04月19日(金)、曇のち晴。穀雨(穀物を育てる雨の意)。黄砂がひどい。いつも見える山々が黄砂で霞んで見えない。
(写真)あちこちで咲き始めたチューリップ。
われわれの年代では、京唄子と鳳啓助の夫婦(めおと)漫才が人気で、よく笑った。地元では、こんな話が伝わっているという。
「オオトリケイスケ」の生誕地と聞いて「鳳啓助?」と思っていたという観光客は、鳳啓助が大鳥圭介の生き方に感銘を受けて名前を芸名に頂いたということを聞き、「上郡出身でない鳳啓助の博学ぶりに驚き、改めて大鳥圭介の大きさを感じた」と話した。『大鳥圭介』(星亮一著)から、引用を続ける。
「江川塾(小見出し)
江川塾の長屋は実に広かった。それまで、それまで、大阪の適塾は虱と一緒の雑魚寝だったし、坪井塾も似たようなものだった。
坪井塾には越前橋本左内(はしもとさない)のすぐ下の弟綱三郎(つなさぶろう)がいた。この男も越前藩の藩医の出だった。兄佐内は眉目秀麗(びもくしゅうれい)、弁舌さわやか、幕末の論客の一人だった。惜しむらくは安政の大獄に連座、獄死した。

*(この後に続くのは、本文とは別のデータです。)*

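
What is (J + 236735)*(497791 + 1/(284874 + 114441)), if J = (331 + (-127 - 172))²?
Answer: 15753547819644998/133105 ≈ 1.1835e+11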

大鳥は一人で行くのも何かと不便なので、綱三郎を江川塾に誘った。二つ返事で一緒に行くことになった。坪井塾と違って、屋敷があまりにも広いので、綱三郎はびっくりした。
「大変、立派な長屋です。それは良いのですが、何もなくては困ります」
というので、江川塾から5両借りて、米櫃(こめびつ)、手桶(ておけ)、流しなどを古道具屋で買ってきた。飯炊きも必要である。一人、男を雇った。にわかに大将になった気分である。3人で一緒に飯を食べた。
ここの塾は学生も多彩で、薩摩の西郷隆盛、大山巌(いわお)、伊東祐麿(すけまろ)らも砲術の勉強に来ていた。